A importância do crédito às empresas

A necessidade de financiamento às empresas é um dos temas principais abordados como fundamentais para o restabelecimento do crescimento económico. O Governo através do Ministro da Economia já admitiu a hipótese da criação de linhas de crédito, nomeadamente às PME`s. A oposição (nomeadamente o PS) por inúmeras vezes proclamou esta medida como essencial.

Primeiro questão: como o financiamento influencia a evolução do PIB?

O PIB pode ser descrito como função de diferentes variáveis, nomeadamente:

  • Consumo (público e privado), ou seja, aqui inclui-se todas as despesas de funcionamento do Estado, como por exemplo, consumos intermédios (aquisições de produtos, etc.);
  • Investimento (público e privado);
  • Exportações;
  • Importações
Para o seu cálculo agregamos as 3 variáveis (ou seja, consumo, investimento e exportações) e deduzimos as importações. Porquê esta fórmula de cálculo? Porque a partir do PIB queremos saber o valor da produção realizada em solo nacional, e obviamente, o que foi consumido no país ou incorporado como investimento, e que foi adquirido (ou seja, produzido) no exterior, ou seja, importado, não é produção nacional, razão pela qual se deve deduzir o seu valor.
O financiamento tem impacto directo em duas variáveis: o consumo e o investimento, nomeadamente, privado. Contudo para esta análise iremos centrar-nos na evolução do investimento que é a variável com maior interesse para este caso concreto.

Vejamos como têm evoluído os principais agregados macroeconómicos ao longo de 2012...







Na tabela o investimento é designado por Formação Bruta de Capital Fixo. Como se pode observar em termos homólogos verifica-se profundas quebras no mesmo, sem paralelo nas outras rubricas.

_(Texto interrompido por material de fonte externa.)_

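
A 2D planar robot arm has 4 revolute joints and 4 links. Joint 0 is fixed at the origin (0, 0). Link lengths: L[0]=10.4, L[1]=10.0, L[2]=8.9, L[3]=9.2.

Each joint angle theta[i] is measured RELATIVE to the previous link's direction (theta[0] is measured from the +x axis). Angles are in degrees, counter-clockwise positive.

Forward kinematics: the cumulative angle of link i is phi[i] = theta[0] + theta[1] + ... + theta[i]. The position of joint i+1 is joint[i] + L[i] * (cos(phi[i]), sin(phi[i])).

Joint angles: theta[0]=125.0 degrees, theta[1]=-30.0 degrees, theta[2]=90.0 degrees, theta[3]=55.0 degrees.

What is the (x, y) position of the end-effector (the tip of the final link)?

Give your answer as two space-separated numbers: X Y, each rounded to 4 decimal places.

Answer: -20.3029 9.7380

Derivation:
joint[0] = (0.0000, 0.0000)  (base)
link 0: phi[0] = 125 = 125 deg
  cos(125 deg) = -0.5736, sin(125 deg) = 0.8192
  joint[1] = (0.0000, 0.0000) + 10.4 * (-0.5736, 0.8192) = (0.0000 + -5.9652, 0.0000 + 8.5192) = (-5.9652, 8.5192)
link 1: phi[1] = 125 + -30 = 95 deg
  cos(95 deg) = -0.0872, sin(95 deg) = 0.9962
  joint[2] = (-5.9652, 8.5192) + 10 * (-0.0872, 0.9962) = (-5.9652 + -0.8716, 8.5192 + 9.9619) = (-6.8368, 18.4811)
link 2: phi[2] = 125 + -30 + 90 = 185 deg
  cos(185 deg) = -0.9962, sin(185 deg) = -0.0872
  joint[3] = (-6.8368, 18.4811) + 8.9 * (-0.9962, -0.0872) = (-6.8368 + -8.8661, 18.4811 + -0.7757) = (-15.7029, 17.7054)
link 3: phi[3] = 125 + -30 + 90 + 55 = 240 deg
  cos(240 deg) = -0.5000, sin(240 deg) = -0.8660
  joint[4] = (-15.7029, 17.7054) + 9.2 * (-0.5000, -0.8660) = (-15.7029 + -4.6000, 17.7054 + -7.9674) = (-20.3029, 9.7380)
End effector: (-20.3029, 9.7380)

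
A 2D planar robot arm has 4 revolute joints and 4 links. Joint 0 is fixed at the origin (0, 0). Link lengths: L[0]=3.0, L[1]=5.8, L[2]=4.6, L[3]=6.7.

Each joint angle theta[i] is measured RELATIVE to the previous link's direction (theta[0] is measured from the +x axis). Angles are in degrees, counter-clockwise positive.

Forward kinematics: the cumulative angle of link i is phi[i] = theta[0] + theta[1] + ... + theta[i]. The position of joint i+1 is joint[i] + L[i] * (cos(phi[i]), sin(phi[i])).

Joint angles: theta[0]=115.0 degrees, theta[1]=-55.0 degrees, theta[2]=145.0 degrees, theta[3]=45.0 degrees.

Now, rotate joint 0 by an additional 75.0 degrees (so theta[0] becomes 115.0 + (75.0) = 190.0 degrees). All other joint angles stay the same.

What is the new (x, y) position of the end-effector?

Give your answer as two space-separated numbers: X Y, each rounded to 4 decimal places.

Answer: -0.7685 -4.7928

Derivation:
joint[0] = (0.0000, 0.0000)  (base)
link 0: phi[0] = 190 = 190 deg
  cos(190 deg) = -0.9848, sin(190 deg) = -0.1736
  joint[1] = (0.0000, 0.0000) + 3 * (-0.9848, -0.1736) = (0.0000 + -2.9544, 0.0000 + -0.5209) = (-2.9544, -0.5209)
link 1: phi[1] = 190 + -55 = 135 deg
  cos(135 deg) = -0.7071, sin(135 deg) = 0.7071
  joint[2] = (-2.9544, -0.5209) + 5.8 * (-0.7071, 0.7071) = (-2.9544 + -4.1012, -0.5209 + 4.1012) = (-7.0556, 3.5803)
link 2: phi[2] = 190 + -55 + 145 = 280 deg
  cos(280 deg) = 0.1736, sin(280 deg) = -0.9848
  joint[3] = (-7.0556, 3.5803) + 4.6 * (0.1736, -0.9848) = (-7.0556 + 0.7988, 3.5803 + -4.5301) = (-6.2569, -0.9498)
link 3: phi[3] = 190 + -55 + 145 + 45 = 325 deg
  cos(325 deg) = 0.8192, sin(325 deg) = -0.5736
  joint[4] = (-6.2569, -0.9498) + 6.7 * (0.8192, -0.5736) = (-6.2569 + 5.4883, -0.9498 + -3.8430) = (-0.7685, -4.7928)
End effector: (-0.7685, -4.7928)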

Será esta variação normal?

Ao olharmos também para a área do euro, observa-se que essa maior variação negativa do investimento face ao consumo (por exemplo) também acontece. Por exemplo, para os EUA que estão com crescimento observa-se também uma enorme diferença ao nível do investimento, mas no caso uma evolução muito mais positiva. Isto é algo que a teoria económica prevê, e que deriva do facto do investimento oscilar bastante em função das expectativas actuais, ao contrário do que sucede com o consumo, que tem aquilo que se chama de alisamento, ou seja, as pessoas têm tendência em períodos de forte crescimento a poupar relativamente mais, no sentido de em períodos de forte recessão ter maior folga orçamental.

A narrativa aqui expressa parece indicar que este decréscimo do investimento é inevitável?

Aquilo que aqui referimos é a inevitabilidade de haver uma quebra no investimento via expectativas, ou seja, a recessão provoca um maior receio, o que por sua vez gera quebras no investimento. No entanto, em nenhum momento referimos que os valores descritos na tabela são inevitáveis. De facto, pode ser possível reduzir a quebra do investimento.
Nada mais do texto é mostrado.